EPA reports that cruise ships dump massive amounts of poorly treated sewage & highly contaminated raw graywater into harbors & coastal waters
The report is available at http://www.epa.gov/owow/oceans/cruise_ships/disch_assess_draft.html. Key citations follow.)
“This report shows that cruise ship dumping is out of control and is only getting worse with more ships and more passengers,” said Teri Shore, Campaign Director for Marine Programs at Friends of the Earth. “Since the EPA won’t act, here’s all the evidence that Congress needs to step in to ban cruise ship dumping close to shore and in sanctuaries—and require the best treatment everywhere else.” The report responded to a lawsuit filed by the University of Washington Environmental Law Clinic on behalf of Friends of the Earth in May 2007 seeking a response to a seven-year-old petition calling on the EPA to analyze pollution from the rapidly expanding cruise ship fleet and find ways to prevent environmental harm.

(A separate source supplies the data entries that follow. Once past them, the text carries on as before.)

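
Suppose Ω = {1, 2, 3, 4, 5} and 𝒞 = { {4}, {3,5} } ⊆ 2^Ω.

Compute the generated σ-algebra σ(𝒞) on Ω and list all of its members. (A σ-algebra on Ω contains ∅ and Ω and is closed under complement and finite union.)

σ(𝒞) (8 sets): { {}, {4}, {1,2}, {3,5}, {1,2,4}, {3,4,5}, {1,2,3,5}, Ω }

Derivation:
Start: 𝒞 ∪ {∅, Ω} = { {}, {4}, {3,5}, Ω }.
Step 1: 3 new —
  {1,2,4}  = Ω∖{3,5}
  {3,4,5}  = {3,5} ∪ {4}
  {1,2,3,5}  = Ω∖{4}
  [7 total]
Step 2 (1 new):
  {1,2}  = Ω∖{3,4,5}
  [8 total]
After Step 3 the family is unchanged; done.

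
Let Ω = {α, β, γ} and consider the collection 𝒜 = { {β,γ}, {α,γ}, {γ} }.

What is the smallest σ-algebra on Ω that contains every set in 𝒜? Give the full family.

σ(𝒜) = { ∅, {α}, {β}, {γ}, {α,β}, {α,γ}, {β,γ}, Ω }

Derivation:
Seed the family with 𝒜 together with ∅ and Ω: { ∅, {γ}, {α,γ}, {β,γ}, Ω }.
Iteration 1. New:
  {α}  = Ω∖{β,γ}
  {β}  = Ω∖{α,γ}
  {α,β}  = Ω∖{γ}
After Iteration 2 the family is unchanged; done.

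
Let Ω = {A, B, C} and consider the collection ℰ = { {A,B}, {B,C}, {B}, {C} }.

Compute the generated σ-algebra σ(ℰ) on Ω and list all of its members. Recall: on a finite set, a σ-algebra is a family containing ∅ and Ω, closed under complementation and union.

σ(ℰ) (8 sets): { {}, {A}, {B}, {C}, {A,B}, {A,C}, {B,C}, Ω }

Working:
Seed the family with ℰ together with ∅ and Ω: { {}, {B}, {C}, {A,B}, {B,C}, Ω }.
Step 1. New:
  {A}  = complement {B,C}
  {A,C}  = complement {B}
  |family| = 8
Step 2: already closed under ᶜ and ∪.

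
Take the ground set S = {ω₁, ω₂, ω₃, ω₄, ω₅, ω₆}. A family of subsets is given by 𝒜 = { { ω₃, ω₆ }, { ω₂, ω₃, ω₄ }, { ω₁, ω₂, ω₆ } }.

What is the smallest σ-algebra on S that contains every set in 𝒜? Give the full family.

Take S₀ = 𝒜 ∪ {∅, S} = { {}, { ω₃, ω₆ }, { ω₁, ω₂, ω₆ }, { ω₂, ω₃, ω₄ }, S }.
Step 1 adds 6:
  { ω₁, ω₅, ω₆ }  = S∖{ ω₂, ω₃, ω₄ }
  { ω₃, ω₄, ω₅ }  = S∖{ ω₁, ω₂, ω₆ }
  { ω₁, ω₂, ω₃, ω₆ }  = { ω₃, ω₆ } ∪ { ω₁, ω₂, ω₆ }
  { ω₁, ω₂, ω₄, ω₅ }  = S∖{ ω₃, ω₆ }
  { ω₂, ω₃, ω₄, ω₆ }  = { ω₂, ω₃, ω₄ } ∪ { ω₃, ω₆ }
  { ω₁, ω₂, ω₃, ω₄, ω₆ }  = { ω₂, ω₃, ω₄ } ∪ { ω₁, ω₂, ω₆ }
Step 2 (12 new):
  { ω₅ }  = S∖{ ω₁, ω₂, ω₃, ω₄, ω₆ }
  { ω₁, ω₅ }  = S∖{ ω₂, ω₃, ω₄, ω₆ }
  { ω₄, ω₅ }  = S∖{ ω₁, ω₂, ω₃, ω₆ }
  { ω₁, ω₂, ω₅, ω₆ }  = { ω₁, ω₅, ω₆ } ∪ { ω₁, ω₂, ω₆ }
  { ω₁, ω₃, ω₅, ω₆ }  = { ω₁, ω₅, ω₆ } ∪ { ω₃, ω₆ }
  { ω₂, ω₃, ω₄, ω₅ }  = { ω₃, ω₄, ω₅ } ∪ { ω₂, ω₃, ω₄ }
  { ω₃, ω₄, ω₅, ω₆ }  = { ω₃, ω₄, ω₅ } ∪ { ω₃, ω₆ }
  { ω₁, ω₂, ω₃, ω₄, ω₅ }  = { ω₃, ω₄, ω₅ } ∪ { ω₁, ω₂, ω₄, ω₅ }
  { ω₁, ω₂, ω₃, ω₅, ω₆ }  = { ω₁, ω₂, ω₃, ω₆ } ∪ { ω₁, ω₅, ω₆ }
  { ω₁, ω₂, ω₄, ω₅, ω₆ }  = { ω₁, ω₂, ω₄, ω₅ } ∪ { ω₁, ω₅, ω₆ }
  { ω₁, ω₃, ω₄, ω₅, ω₆ }  = { ω₃, ω₄, ω₅ } ∪ { ω₁, ω₅, ω₆ }
  { ω₂, ω₃, ω₄, ω₅, ω₆ }  = { ω₃, ω₄, ω₅ } ∪ { ω₂, ω₃, ω₄, ω₆ }
Step 3. New:
  { ω₁ }  = S∖{ ω₂, ω₃, ω₄, ω₅, ω₆ }
  { ω₂ }  = S∖{ ω₁, ω₃, ω₄, ω₅, ω₆ }
  { ω₃ }  = S∖{ ω₁, ω₂, ω₄, ω₅, ω₆ }
  { ω₄ }  = S∖{ ω₁, ω₂, ω₃, ω₅, ω₆ }
  { ω₆ }  = S∖{ ω₁, ω₂, ω₃, ω₄, ω₅ }
  { ω₁, ω₂ }  = S∖{ ω₃, ω₄, ω₅, ω₆ }
  { ω₁, ω₆ }  = S∖{ ω₂, ω₃, ω₄, ω₅ }
  { ω₂, ω₄ }  = S∖{ ω₁, ω₃, ω₅, ω₆ }
  { ω₃, ω₄ }  = S∖{ ω₁, ω₂, ω₅, ω₆ }
  { ω₁, ω₄, ω₅ }  = { ω₄, ω₅ } ∪ { ω₁, ω₅ }
  { ω₃, ω₅, ω₆ }  = { ω₅ } ∪ { ω₃, ω₆ }
  { ω₁, ω₃, ω₄, ω₅ }  = { ω₃, ω₄, ω₅ } ∪ { ω₁, ω₅ }
  { ω₁, ω₄, ω₅, ω₆ }  = { ω₄, ω₅ } ∪ { ω₁, ω₅, ω₆ }
Step 4 (24 new):
  { ω₁, ω₃ }  = { ω₁ } ∪ { ω₃ }
  { ω₁, ω₄ }  = { ω₁ } ∪ { ω₄ }
  { ω₂, ω₃ }  = S∖{ ω₁, ω₄, ω₅, ω₆ }
  { ω₂, ω₅ }  = { ω₂ } ∪ { ω₅ }
  { ω₂, ω₆ }  = S∖{ ω₁, ω₃, ω₄, ω₅ }
  { ω₃, ω₅ }  = { ω₅ } ∪ { ω₃ }
  { ω₄, ω₆ }  = { ω₆ } ∪ { ω₄ }
  { ω₅, ω₆ }  = { ω₆ } ∪ { ω₅ }
  { ω₁, ω₂, ω₃ }  = { ω₁, ω₂ } ∪ { ω₃ }
  { ω₁, ω₂, ω₄ }  = S∖{ ω₃, ω₅, ω₆ }
  { ω₁, ω₂, ω₅ }  = { ω₁, ω₂ } ∪ { ω₅ }
  { ω₁, ω₃, ω₄ }  = { ω₃, ω₄ } ∪ { ω₁ }
  { ω₁, ω₃, ω₅ }  = { ω₃ } ∪ { ω₁, ω₅ }
  { ω₁, ω₃, ω₆ }  = { ω₁ } ∪ { ω₃, ω₆ }
  { ω₁, ω₄, ω₆ }  = { ω₁, ω₆ } ∪ { ω₄ }
  { ω₂, ω₃, ω₆ }  = S∖{ ω₁, ω₄, ω₅ }
  { ω₂, ω₄, ω₅ }  = { ω₂ } ∪ { ω₄, ω₅ }
  { ω₂, ω₄, ω₆ }  = { ω₆ } ∪ { ω₂, ω₄ }
  { ω₃, ω₄, ω₆ }  = { ω₃, ω₄ } ∪ { ω₆ }
  { ω₄, ω₅, ω₆ }  = { ω₆ } ∪ { ω₄, ω₅ }
  { ω₁, ω₂, ω₃, ω₄ }  = { ω₃, ω₄ } ∪ { ω₁, ω₂ }
  { ω₁, ω₂, ω₄, ω₆ }  = { ω₁, ω₆ } ∪ { ω₂, ω₄ }
  { ω₁, ω₃, ω₄, ω₆ }  = { ω₃, ω₄ } ∪ { ω₁, ω₆ }
  { ω₂, ω₃, ω₅, ω₆ }  = { ω₂ } ∪ { ω₃, ω₅, ω₆ }
Step 5. New:
  { ω₂, ω₃, ω₅ }  = S∖{ ω₁, ω₄, ω₆ }
  { ω₂, ω₅, ω₆ }  = S∖{ ω₁, ω₃, ω₄ }
  { ω₁, ω₂, ω₃, ω₅ }  = S∖{ ω₄, ω₆ }
  { ω₂, ω₄, ω₅, ω₆ }  = S∖{ ω₁, ω₃ }
After Step 6 the family is unchanged; done.

|σ(𝒜)| = 64.  σ(𝒜) = { {}, { ω₁ }, { ω₂ }, { ω₃ }, { ω₄ }, { ω₅ }, { ω₆ }, { ω₁, ω₂ }, { ω₁, ω₃ }, { ω₁, ω₄ }, { ω₁, ω₅ }, { ω₁, ω₆ }, { ω₂, ω₃ }, { ω₂, ω₄ }, { ω₂, ω₅ }, { ω₂, ω₆ }, { ω₃, ω₄ }, { ω₃, ω₅ }, { ω₃, ω₆ }, { ω₄, ω₅ }, { ω₄, ω₆ }, { ω₅, ω₆ }, { ω₁, ω₂, ω₃ }, { ω₁, ω₂, ω₄ }, { ω₁, ω₂, ω₅ }, { ω₁, ω₂, ω₆ }, { ω₁, ω₃, ω₄ }, { ω₁, ω₃, ω₅ }, { ω₁, ω₃, ω₆ }, { ω₁, ω₄, ω₅ }, { ω₁, ω₄, ω₆ }, { ω₁, ω₅, ω₆ }, { ω₂, ω₃, ω₄ }, { ω₂, ω₃, ω₅ }, { ω₂, ω₃, ω₆ }, { ω₂, ω₄, ω₅ }, { ω₂, ω₄, ω₆ }, { ω₂, ω₅, ω₆ }, { ω₃, ω₄, ω₅ }, { ω₃, ω₄, ω₆ }, { ω₃, ω₅, ω₆ }, { ω₄, ω₅, ω₆ }, { ω₁, ω₂, ω₃, ω₄ }, { ω₁, ω₂, ω₃, ω₅ }, { ω₁, ω₂, ω₃, ω₆ }, { ω₁, ω₂, ω₄, ω₅ }, { ω₁, ω₂, ω₄, ω₆ }, { ω₁, ω₂, ω₅, ω₆ }, { ω₁, ω₃, ω₄, ω₅ }, { ω₁, ω₃, ω₄, ω₆ }, { ω₁, ω₃, ω₅, ω₆ }, { ω₁, ω₄, ω₅, ω₆ }, { ω₂, ω₃, ω₄, ω₅ }, { ω₂, ω₃, ω₄, ω₆ }, { ω₂, ω₃, ω₅, ω₆ }, { ω₂, ω₄, ω₅, ω₆ }, { ω₃, ω₄, ω₅, ω₆ }, { ω₁, ω₂, ω₃, ω₄, ω₅ }, { ω₁, ω₂, ω₃, ω₄, ω₆ }, { ω₁, ω₂, ω₃, ω₅, ω₆ }, { ω₁, ω₂, ω₄, ω₅, ω₆ }, { ω₁, ω₃, ω₄, ω₅, ω₆ }, { ω₂, ω₃, ω₄, ω₅, ω₆ }, S }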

The EPA provided detailed pollution data, but no solutions. The EPA found that cruise ship discharges contain concentrations of bacteria, chlorine, nutrients, metals and other pollutants that often far exceed federal effluent and water quality standards and are harmful to human health and the marine environment. The report estimated that cruise ships produce an average of 21,000 gallons per day of sewage and 170,000 gallons per day of raw graywater that can contain as much bacteria as sewage. Large volumes of sewage sludge and oily water are also routinely dumped overboard.